I would like to disagree with US-based think tank GlobalSource Partners Inc. when it said the decision of incoming President Ferdinand Marcos Jr. to take on the Agriculture portfolio has been “ill advised” noting that the sector could end up “having to endure unhelpful flip flopping.”
Having the president of the land take on this portfolio in a concurrent capacity is just like making good on President Truman’s promise that “the buck stops here” or there is no one to take the responsibility except the Chief Executive.
Past administrations have been resorting to installing a department head, and if he/she flops, blaming everything entirely on the head even if the government machinery itself is at fault, meaning no financial or institutional support was given to the department head.
It is time the President takes all the blame or the praise for whatever decisions, policies, programs and projects he initiates. Let us stop this bad habit of passing the buck or pointing fingers at people. Let the blame fall on the last person who erred.
Last June 23, the US-based think tank-- which counts among its country expert- analysts past finance ministers, central bank president, IMF and World Bank country representatives, all of whom provide clients with in-depth, in-country, independent perspectives on local economics and politics-- said while the move might be bold, “some look at this as a looming first fumble,” GlobalSource told Business World.
“By not providing for a buffer, i.e., a person he can fire if things fall apart, the president-elect may end up regretting this boldness, especially since the risks are manifold, from procurement to unexpected outcomes,” it said.
But GlobalSource said some see the move as a timely way of using his political capital “for what will likely be many unpopular decisions.”
The think tank said Marcos’ popularity could allow him to act as a referee between those who lobby for liberal trade policies and those who have a protectionist stance.
“We note that his sister, (Senator Imee) a senator, is one of the louder critics of the current administration’s resort to importation to address food shortages,” it said.
Popularity concerns “have a way of being shifted to the fiscal area,” the group said, citing Marcos’ campaign promise of lowering the price of rice to P20 a kilo, which outgoing Da Secretary William Dar said could cost the government about P123 billion yearly.
“People who know the sector well believe that his reform success depends on who his point person will be, i.e., his senior undersecretary,” GlobalSource said.
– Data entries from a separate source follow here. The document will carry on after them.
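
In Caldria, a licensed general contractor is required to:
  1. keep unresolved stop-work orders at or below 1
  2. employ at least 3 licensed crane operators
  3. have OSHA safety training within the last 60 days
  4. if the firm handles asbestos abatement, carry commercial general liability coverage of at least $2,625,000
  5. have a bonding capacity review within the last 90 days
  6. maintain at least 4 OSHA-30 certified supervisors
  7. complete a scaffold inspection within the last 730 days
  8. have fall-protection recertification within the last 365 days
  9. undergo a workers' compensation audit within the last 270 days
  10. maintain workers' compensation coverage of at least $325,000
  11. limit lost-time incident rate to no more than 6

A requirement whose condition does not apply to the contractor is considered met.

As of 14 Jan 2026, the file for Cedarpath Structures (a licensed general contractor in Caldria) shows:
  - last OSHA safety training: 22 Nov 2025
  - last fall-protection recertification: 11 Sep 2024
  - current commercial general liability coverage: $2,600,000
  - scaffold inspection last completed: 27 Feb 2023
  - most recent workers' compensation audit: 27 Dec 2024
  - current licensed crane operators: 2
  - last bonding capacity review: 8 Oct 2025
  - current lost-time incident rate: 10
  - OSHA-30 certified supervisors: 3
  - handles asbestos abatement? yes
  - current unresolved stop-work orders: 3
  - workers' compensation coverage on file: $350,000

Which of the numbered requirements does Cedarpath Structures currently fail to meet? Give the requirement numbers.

1, 2, 4, 5, 6, 7, 8, 9, 11

1. unresolved stop-work orders 3 > 1 → not met
2. licensed crane operators 2 < 3 → not met
3. OSHA safety training 53 days ago vs limit 60 → met
4. condition 'handles asbestos abatement' holds; commercial general liability coverage $2,600,000 < $2,625,000 → not met
5. bonding capacity review 98 days ago vs limit 90 → not met
6. OSHA-30 certified supervisors 3 < 4 → not met
7. scaffold inspection 1052 days ago vs limit 730 → not met
8. fall-protection recertification 490 days ago vs limit 365 → not met
9. workers' compensation audit 383 days ago vs limit 270 → not met
10. workers' compensation coverage $350,000 ≥ $325,000 → met
11. lost-time incident rate 10 > 6 → not met
Not met: 1, 2, 4, 5, 6, 7, 8, 9, 11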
“But at the end of the day, we cannot also dismiss what this decision may be about, i.e., the president-elect’s failure to find a suitable candidate prepared to take on a difficult job at a difficult time,” it said.
“In which case, we hope for the sake of the macro economy that he finds the right man soonest.”
Why don’t we give him a chance to prove he—with the massive resources lodged at his office and the entire government machinery behind him—can solve each problem one at a time.
We should not be expecting miracles from him. But I certainly think that his exposure to his father’s long reign and people who surrounded the strongman can serve as an inspiration for him to eventually pick the right man for the job. He has not even started yet. But here we are projecting that he would fumble and he has no one to point fingers at.
Every Filipino citizen would want to see him succeed because as he succeeds, the entire nation succeeds and benefits from his wisdom.